Jesus forgives the sins of the paralytic (Mk 2:5-2:5)

“When Jesus

Saw their faith,

He said

To the paralytic.

‘My son!

Your sins are forgiven.’”

 

καὶ ἰδὼν ὁ Ἰησοῦς τὴν πίστιν αὐτῶν λέγει τῷ παραλυτικῷ· Τέκνον, ἀφίενταί σου αἱ ἁμαρτίαι.

 

This is almost word for word the same as Luke, chapter 5:20, and Matthew, chapter 9:2, so that Mark might be the source of this saying.  Mark said that Jesus noticed or saw them and their faith (καὶ ἰδὼν ὁ Ἰησοῦς τὴν πίστιν αὐτῶν), which is exactly the same wording as Matthew, chapter 9:2.  He then said to the paralytic (λέγει τῷ παραλυτικῷ) that his sins were forgiven or taken away (ἀφίενταί σου αἱ ἁμαρτίαι).  The idea that sickness and sin had a common connection was prevalent.  In fact, Jesus called this paralyzed man son (Τέκνον), like Matthew, but Luke called him man or friend, not son.  Faith and healing seemed to go hand in hand, but there was no mention of a healing here yet.

The paralytic (Mt 9:2-9:2)

“Then some people

Were carrying

A paralyzed man,

Lying on a bed.

When Jesus saw

Their faith,

He said

To the paralytic.

‘Take heart!

My son!

Your sins are forgiven!’”

 

Καὶ ἰδοὺ προσέφερον αὐτῷ παραλυτικὸν ἐπὶ κλίνης βεβλημένον. καὶ ἰδὼν ὁ Ἰησοῦς τὴν πίστιν αὐτῶν εἶπεν τῷ παραλυτικῷ Θάρσει, τέκνον, ἀφίενταί σου αἱ ἁμαρτίαι.

 

This is similar to Mark, chapter 2:2-5, and Luke, chapter 5:18-20, about curing this paralytic.  In both Mark and Luke, they lower the paralytic through the roof of the house, but here there is no mention of that.  Some people brought this paralyzed man to Jesus (Καὶ ἰδοὺ προσέφερον αὐτῷ), since he was lying on a bed (παραλυτικὸν ἐπὶ κλίνης βεβλημένον).  Jesus noticed them and their faith (καὶ ἰδὼν ὁ Ἰησοῦς τὴν πίστιν αὐτῶν).  He then told the paralytic (εἶπεν τῷ παραλυτικῷ) to take heart or have courage (Θάρσει), because his sins were forgiven or taken away (ἀφίενταί σου αἱ ἁμαρτίαι).  The idea that sickness and sin had a common connection was prevalent.  In fact, Jesus called this paralyzed man son (τέκνον).  Faith and healing seemed to go hand in hand.
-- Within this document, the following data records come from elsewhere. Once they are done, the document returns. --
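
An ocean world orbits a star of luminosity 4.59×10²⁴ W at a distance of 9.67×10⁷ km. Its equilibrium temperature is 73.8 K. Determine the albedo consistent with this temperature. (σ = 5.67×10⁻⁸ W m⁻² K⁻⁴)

A ≈ 0.83

d = 9.67×10⁷ km = 9.67×10¹⁰ m.
Flux: S = L/(4πd²) = 4.59×10²⁴/(4π×(9.67×10¹⁰)²) = 39.1 W m⁻².
From T_eq⁴ = S(1−A)/(4σ): 1−A = 4σT_eq⁴/S.
1−A = 4 × 5.67×10⁻⁸ × (73.8)⁴ / 39.1 = 0.172.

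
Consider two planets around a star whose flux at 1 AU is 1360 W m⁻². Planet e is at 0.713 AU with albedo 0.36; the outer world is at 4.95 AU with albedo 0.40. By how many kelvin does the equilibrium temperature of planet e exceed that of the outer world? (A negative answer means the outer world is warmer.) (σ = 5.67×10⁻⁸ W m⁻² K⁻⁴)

T_eq = [S₀(1−A)/(4σd²)]^(1/4), so T ∝ (1−A)^(1/4) / √d.
T₁ = [1360×0.64/(4×5.67×10⁻⁸×0.713²)]^(1/4) = 294.76 K.
T₂ = [1360×0.60/(4×5.67×10⁻⁸×4.95²)]^(1/4) = 110.08 K.

ΔT ≈ 184.7 K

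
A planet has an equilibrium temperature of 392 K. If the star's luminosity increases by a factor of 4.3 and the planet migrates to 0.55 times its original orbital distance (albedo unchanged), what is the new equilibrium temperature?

T_eq ∝ L^(1/4) · d^(−1/2).
T′ = 392 × 4.3^(1/4) / 0.55^(1/2) = 761 K.

T_eq ≈ 761 K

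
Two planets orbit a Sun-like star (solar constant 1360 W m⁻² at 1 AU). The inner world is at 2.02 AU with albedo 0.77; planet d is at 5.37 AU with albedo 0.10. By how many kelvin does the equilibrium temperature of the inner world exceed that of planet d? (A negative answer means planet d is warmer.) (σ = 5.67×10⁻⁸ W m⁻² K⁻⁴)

ΔT ≈ 18.6 K

T_eq = [S₀(1−A)/(4σd²)]^(1/4), so T ∝ (1−A)^(1/4) / √d.
T₁ = [1360×0.23/(4×5.67×10⁻⁸×2.02²)]^(1/4) = 135.59 K.
T₂ = [1360×0.90/(4×5.67×10⁻⁸×5.37²)]^(1/4) = 116.96 K.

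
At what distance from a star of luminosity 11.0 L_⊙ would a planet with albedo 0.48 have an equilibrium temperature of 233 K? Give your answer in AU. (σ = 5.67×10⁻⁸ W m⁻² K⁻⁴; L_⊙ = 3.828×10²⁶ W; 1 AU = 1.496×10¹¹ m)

L = 11.0 × 3.828×10²⁶ = 4.21×10²⁷ W.
From T_eq⁴ = L(1−A)/(16πσd²): d = √[L(1−A)/(16πσT_eq⁴)].
d = √[4.21×10²⁷ × 0.52 / (16π × 5.67×10⁻⁸ × (233)⁴)] = 5.11×10¹¹ m = 3.41 AU.

d ≈ 3.41 AU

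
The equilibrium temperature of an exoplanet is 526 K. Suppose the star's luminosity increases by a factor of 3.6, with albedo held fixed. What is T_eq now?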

The righteous live by their faith (Hab 2:4-2:5)

“Look at the proud!

Their spirit is not right

In them.

But the righteous

Live by their faith.

Moreover,

Wealth is treacherous.

The arrogant

Do not endure.

They open

Their throats wide

As in Sheol.

Just like death,

They never have enough.

They gather all nations

For themselves.

They collect

All people

As their own.”

Yahweh warned that these proud people would have a hard time, because their spirit was not right.  The main theme of this simple response was that the righteous live by their faith.  This idea that the righteous live by faith was a strong part of the apostle Paul in his Christian belief.  On the other hand, wealth was treacherous for the greedy.  Thus, the arrogant ones would not endure, because they were more open to the shadowy afterlife of Sheol.  These greedy people never had enough.  Just like death itself, they were always looking for more people.  They had tried to gather all people and countries to themselves as their own, but they were never satisfied.